I hear myself being my ever-greedy self and try to be a grown-up. Okay, I relent. Maybe nine?
As if.
* * *
When, I ask myself, would I ever gladly declare I’ve had enough — of anything I dearly love? When will I be ready to stop? Oh, I do know today could be my last day to live. Of course I’m aware that this could be my last Thanksgiving or Christmas. But, well, I’m greedy (yet one more GR word to add to “grief” and “gratitude”).
The poet Marie Howe nailed it when she said, “We want more and more and then more of it.”
Emily Dickinson has a poem that begins “Because I could not stop for Death / He kindly stopped for me.” Those lines come to me sometimes when I look directly at the truth that in all likelihood (absent terrible pain, likely of the body sort), there will never come the moment when I say, all right, I guess I’ve had enough of life.
Because I could not stop for Death / He kindly stopped for me.
* * *
There simply is no convenient time to die. It is lovely to want ferociously, and to know at the same time that you (that I!) may well not get the desired whatever-it-is. In the department of the things we do not have control over, death is the finest of teachers. That is what dying does for us. It says okay, time to stop, whether or not this is a “good” time for it.
Rigidity never was a friend to anybody. Flexibility is a blessing: the capacity, the willingness, to let go. To relax into the arms of what has turned out to be the inevitable, even if it could not have been imagined ahead of time.
My current body situation is a fabulous teacher in this regard. And what a fine metaphor for what goes on in the interior. As aging proceeds, my physical self grows significantly less flexible. I’m not so steady on my feet as I once was. Sometimes there is pain. More and more my body and its limitations are shaping my days. Life is the teacher of them all.
Well, and also death.
* * *
Sometimes it’s handy to “live in the future” — to look ahead to potential consequences. I want to live a long time, to continue living where I do. But if I don’t take care with my aging body, I could lose my balance and trip, ending it all in a heartbeat.

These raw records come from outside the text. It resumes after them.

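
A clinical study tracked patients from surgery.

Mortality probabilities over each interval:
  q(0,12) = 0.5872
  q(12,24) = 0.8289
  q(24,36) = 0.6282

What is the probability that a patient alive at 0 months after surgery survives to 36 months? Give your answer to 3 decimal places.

0.026

P(survive 0→36) = (1 − 0.5872) × (1 − 0.8289) × (1 − 0.6282).
= 0.4128 × 0.1711 × 0.3718 = 0.026260.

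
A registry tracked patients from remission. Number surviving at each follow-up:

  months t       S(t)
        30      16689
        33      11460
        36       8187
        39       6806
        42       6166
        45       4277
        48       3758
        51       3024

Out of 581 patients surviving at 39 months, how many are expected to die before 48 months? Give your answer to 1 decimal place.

260.2

The relevant probability is 1 − 3758/6806 = 0.447840.
Expected number = 581 × 0.447840 = 260.2.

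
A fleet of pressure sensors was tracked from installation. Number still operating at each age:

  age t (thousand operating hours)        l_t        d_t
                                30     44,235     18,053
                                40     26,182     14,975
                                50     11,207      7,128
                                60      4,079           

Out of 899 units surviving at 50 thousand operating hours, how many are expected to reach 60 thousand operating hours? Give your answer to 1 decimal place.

327.2

The relevant probability is 4,079/11,207 = 0.363969.
Expected number = 899 × 0.363969 = 327.2.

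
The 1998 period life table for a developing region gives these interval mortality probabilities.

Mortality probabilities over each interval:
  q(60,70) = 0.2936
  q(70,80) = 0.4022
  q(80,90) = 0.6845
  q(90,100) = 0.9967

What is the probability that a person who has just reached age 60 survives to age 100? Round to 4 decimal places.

0.0004

Chaining the interval survival probabilities: (1 − 0.2936) × (1 − 0.4022) × (1 − 0.6845) × (1 − 0.9967).
= 0.7064 × 0.5978 × 0.3155 × 0.0033 = 0.000440.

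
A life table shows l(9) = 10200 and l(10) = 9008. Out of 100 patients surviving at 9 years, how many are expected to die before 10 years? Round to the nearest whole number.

The relevant probability is 1 − 9008/10200 = 0.116863.
Expected number = 100 × 0.116863 = 12.

12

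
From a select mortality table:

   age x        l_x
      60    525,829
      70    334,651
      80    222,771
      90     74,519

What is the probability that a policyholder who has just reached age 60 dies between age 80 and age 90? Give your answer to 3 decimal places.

0.282

We want 20|10q60 = (l_80 − l_90)/l_60.
This is the probability of reaching 80 but not 90, conditional on being alive at 60: (l_80 − l_90) / l_60.
= (222,771 − 74,519) / 525,829 = 148,252 / 525,829 = 0.281940.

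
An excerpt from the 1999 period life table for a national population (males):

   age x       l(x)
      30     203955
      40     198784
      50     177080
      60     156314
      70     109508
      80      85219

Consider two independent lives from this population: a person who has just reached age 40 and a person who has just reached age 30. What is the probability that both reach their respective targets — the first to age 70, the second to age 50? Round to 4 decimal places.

0.4783

p₁ = l(70)/l(40) = 109508/198784 = 0.550889; p₂ = l(50)/l(30) = 177080/203955 = 0.868231.
P(both) = p₁ × p₂ = 0.550889 × 0.868231 = 0.478299.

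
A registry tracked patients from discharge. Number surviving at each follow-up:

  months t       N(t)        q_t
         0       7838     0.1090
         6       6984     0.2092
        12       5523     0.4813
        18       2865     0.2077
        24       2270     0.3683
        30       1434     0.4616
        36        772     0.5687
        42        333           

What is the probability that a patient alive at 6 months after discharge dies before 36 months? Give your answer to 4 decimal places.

P(die before 36 | alive at 6) = 1 − N(36)/N(6) = 1 − 772/6984 = (6212)/6984 = 0.889462.

0.8895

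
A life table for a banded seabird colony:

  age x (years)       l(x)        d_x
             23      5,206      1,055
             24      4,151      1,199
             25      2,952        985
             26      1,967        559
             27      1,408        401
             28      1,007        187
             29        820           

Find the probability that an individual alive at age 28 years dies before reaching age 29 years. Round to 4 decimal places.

0.1857

P(die before 29 | alive at 28) = 1 − l(29)/l(28) = 1 − 820/1,007 = (187)/1,007 = 0.185700.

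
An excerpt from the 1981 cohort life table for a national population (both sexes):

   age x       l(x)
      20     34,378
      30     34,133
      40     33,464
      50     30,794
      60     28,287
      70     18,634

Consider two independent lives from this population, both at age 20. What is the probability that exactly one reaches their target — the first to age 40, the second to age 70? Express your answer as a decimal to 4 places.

0.4602

p₁ = l(40)/l(20) = 33,464/34,378 = 0.973413; p₂ = l(70)/l(20) = 18,634/34,378 = 0.542033.
P(exactly one) = p₁(1−p₂) + (1−p₁)p₂ = 0.445791 + 0.014411 = 0.460202.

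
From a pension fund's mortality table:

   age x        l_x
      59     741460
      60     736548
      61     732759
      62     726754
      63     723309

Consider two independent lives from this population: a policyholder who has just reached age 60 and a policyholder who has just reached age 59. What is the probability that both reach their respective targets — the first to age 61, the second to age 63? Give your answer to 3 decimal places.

0.971

p₁ = l_61/l_60 = 732759/736548 = 0.994856; p₂ = l_63/l_59 = 723309/741460 = 0.975520.
P(both) = p₁ × p₂ = 0.994856 × 0.975520 = 0.970502.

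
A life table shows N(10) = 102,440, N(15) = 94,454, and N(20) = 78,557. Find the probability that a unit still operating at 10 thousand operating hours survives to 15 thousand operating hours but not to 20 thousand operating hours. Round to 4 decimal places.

0.1552

This is the probability of reaching 15 but not 20, conditional on being operational at 10: (N(15) − N(20)) / N(10).
= (94,454 − 78,557) / 102,440 = 15,897 / 102,440 = 0.155184.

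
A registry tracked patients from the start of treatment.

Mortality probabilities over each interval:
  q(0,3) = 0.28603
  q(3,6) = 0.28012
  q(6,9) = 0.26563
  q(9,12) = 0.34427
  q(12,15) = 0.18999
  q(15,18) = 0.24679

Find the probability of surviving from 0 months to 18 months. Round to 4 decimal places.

0.1510

Chaining the interval survival probabilities: (1 − 0.28603) × (1 − 0.28012) × (1 − 0.26563) × (1 − 0.34427) × (1 − 0.18999) × (1 − 0.24679).
= 0.71397 × 0.71988 × 0.73437 × 0.65573 × 0.81001 × 0.75321 = 0.151003.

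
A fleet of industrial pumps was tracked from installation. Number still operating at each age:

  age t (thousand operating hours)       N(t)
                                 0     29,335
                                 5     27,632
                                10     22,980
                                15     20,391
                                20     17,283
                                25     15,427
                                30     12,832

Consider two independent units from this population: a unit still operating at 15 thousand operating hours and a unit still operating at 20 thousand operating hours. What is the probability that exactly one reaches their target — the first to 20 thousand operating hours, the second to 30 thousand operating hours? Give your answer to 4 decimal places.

0.3314

p₁ = N(20)/N(15) = 17,283/20,391 = 0.847580; p₂ = N(30)/N(20) = 12,832/17,283 = 0.742464.
P(exactly one) = p₁(1−p₂) + (1−p₁)p₂ = 0.218282 + 0.113166 = 0.331449.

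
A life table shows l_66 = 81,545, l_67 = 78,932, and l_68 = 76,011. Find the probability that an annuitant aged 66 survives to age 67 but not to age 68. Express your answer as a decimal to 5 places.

0.03582

We want 1|1q66 = (l_67 − l_68)/l_66.
This is the probability of reaching 67 but not 68, conditional on being alive at 66: (l_67 − l_68) / l_66.
= (78,932 − 76,011) / 81,545 = 2,921 / 81,545 = 0.035821.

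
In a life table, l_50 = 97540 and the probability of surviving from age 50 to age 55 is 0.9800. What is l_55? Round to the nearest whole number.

l_55 = l_50 × p = 97540 × 0.9800 = 95589.

95589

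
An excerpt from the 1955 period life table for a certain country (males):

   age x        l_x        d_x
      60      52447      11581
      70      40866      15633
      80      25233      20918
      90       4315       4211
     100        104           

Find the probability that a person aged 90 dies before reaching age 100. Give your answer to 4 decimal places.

0.9759

P(die before 100 | alive at 90) = 1 − l_100/l_90 = 1 − 104/4315 = (4211)/4315 = 0.975898.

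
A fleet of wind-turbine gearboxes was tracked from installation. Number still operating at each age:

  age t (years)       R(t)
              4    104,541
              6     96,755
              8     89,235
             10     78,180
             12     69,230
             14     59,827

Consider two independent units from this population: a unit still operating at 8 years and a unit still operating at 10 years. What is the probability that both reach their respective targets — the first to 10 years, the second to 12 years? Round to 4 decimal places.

p₁ = R(10)/R(8) = 78,180/89,235 = 0.876114; p₂ = R(12)/R(10) = 69,230/78,180 = 0.885521.
P(both) = p₁ × p₂ = 0.876114 × 0.885521 = 0.775817.

0.7758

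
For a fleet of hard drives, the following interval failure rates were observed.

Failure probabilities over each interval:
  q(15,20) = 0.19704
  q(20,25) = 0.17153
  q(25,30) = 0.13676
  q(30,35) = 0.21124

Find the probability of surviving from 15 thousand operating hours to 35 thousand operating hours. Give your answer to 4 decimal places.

P(survive 15→35) = (1 − 0.19704) × (1 − 0.17153) × (1 − 0.13676) × (1 − 0.21124).
= 0.80296 × 0.82847 × 0.86324 × 0.78876 = 0.452947.

0.4529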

So I do my exercises every day. And just now, as I was lying on the floor doing reps, I had the radio on, giving me a window into what it’s like in the Middle East this very moment. Talk about privilege: I am so lucky to have only my aging body to try to keep limber and healthy enough. When the “privilege” of them all is having a still-beating heart, our loved ones alive, cradled in our oh-so-mortal arms.
Who is lucky?
There could never be “enough.” But in the end, will I say there’s been plenty? You bet I will.